記憶の因果
そんな訳がない、と永瀬はゆっくり左右に首をふった。
「彼女にはもう、オリジナルの記憶など残っていない。元々お前と接触している時でさえ、思い出せなかったはずだ」
「俺が蹴り飛ばされたとき、今の祥子なら笑うと思っていた。だけどあいつは…付き人に刃を向けた」
それが、どこかに柳がまだ居るという根拠の一つだった。
なるほど、と永瀬は頷く。
「オリジナルの能力者が持つ、『記憶の因果』というやつは確かにあるようだな。私は眉唾物の話だと思っていたが」
「記憶の…因果?」
永瀬の言葉に、玄森が反応する。
「現代で能力を持つ者は、能力者因子の痕跡から再度複製し能力を持っている。だが50年前以前の能力者は、力を発揮できない痕跡ではなく因子が最初から身体に備わっているのだ。因子の記憶力は凄まじく、最先端の記憶抹消をされても、なんらかのきっかけで過去を思い出すことがあると言われている。それを我々は『記憶の因果』と呼んでいる」
説明をする永瀬に、玄森は妙に納得する。
柳と会う事で記憶が垣間見えるようなあの感覚は、嘘ではなかったのだ。
本来の過去の記憶が、柳と会う事で明らかになろうと藻掻いていたのだった。
「この現象については、お前と柳を使って検証中だった。柳祥子は鮮明に思い出せないようだが、お前はいくらか判っていたようだな」
検証中。その言葉を聞くと黒い感情が湧き上がってくる。
蘇らされたのも、会っていたのも、全部実験のためだ。
「俺たちは、実験動物じゃない」
気が付けば右手をブレードに変え、突発的に永瀬に斬りかかっていた。
ブレードを振り回しても、永瀬は最小限の動きで刃を避け、左手の二本指でブレードをピタッと抑える。

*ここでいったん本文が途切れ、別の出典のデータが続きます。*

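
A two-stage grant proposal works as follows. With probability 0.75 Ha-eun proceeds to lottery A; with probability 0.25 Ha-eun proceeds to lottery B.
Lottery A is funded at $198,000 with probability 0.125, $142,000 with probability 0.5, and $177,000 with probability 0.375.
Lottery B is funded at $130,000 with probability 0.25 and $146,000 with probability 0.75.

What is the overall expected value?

$157,093.75

EV(A) = 0.125 × 198000 + 0.5 × 142000 + 0.375 × 177000 = 24750 + 71000 + 66375 = 162125
EV(B) = 0.25 × 130000 + 0.75 × 146000 = 32500 + 109500 = 142000
Overall = 0.75 × 162125 + 0.25 × 142000 = 121593.75 + 35500 = 157093.75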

「気持ちは分からんでもない。だが、今生きているのはその実験の成果故だ。どう思うかは、お前次第だ」
玄森の目は、怒りが滾っていた。
人の意思などお構いなしに、土足で人の心を蹂躙するのがこの二ホンエリア政府のやり方だと思うと、自分の事よりも柳がされたことに対して激昂していた。

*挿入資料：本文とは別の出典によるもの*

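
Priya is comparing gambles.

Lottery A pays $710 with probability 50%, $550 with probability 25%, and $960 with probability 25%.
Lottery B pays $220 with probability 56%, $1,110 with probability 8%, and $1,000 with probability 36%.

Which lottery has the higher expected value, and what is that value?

Lottery A = 0.5 × 710 + 0.25 × 550 + 0.25 × 960 = 355 + 137.5 + 240 = 732.5
Lottery B = 0.56 × 220 + 0.08 × 1110 + 0.36 × 1000 = 123.2 + 88.8 + 360 = 572

Lottery A ($732.50)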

「…良い目の輝きだ。だからお前は記憶を剥奪されないのだろうな」
「永瀬…豊!」
永瀬は能力で玄森を壁にぶち当て、サングラスをかけた。
「私も仕事が詰まっている。所属が変更になったことは伝えた…。お前が納得できなくても、これは決まっていることだ。先に言ったように、覆すことはできない」
「待て…!」
「…私はお前に期待している」
背中への強い衝撃で、呼吸すらままなら玄森を置き去りにし、永瀬はエレベーターに乗っていった。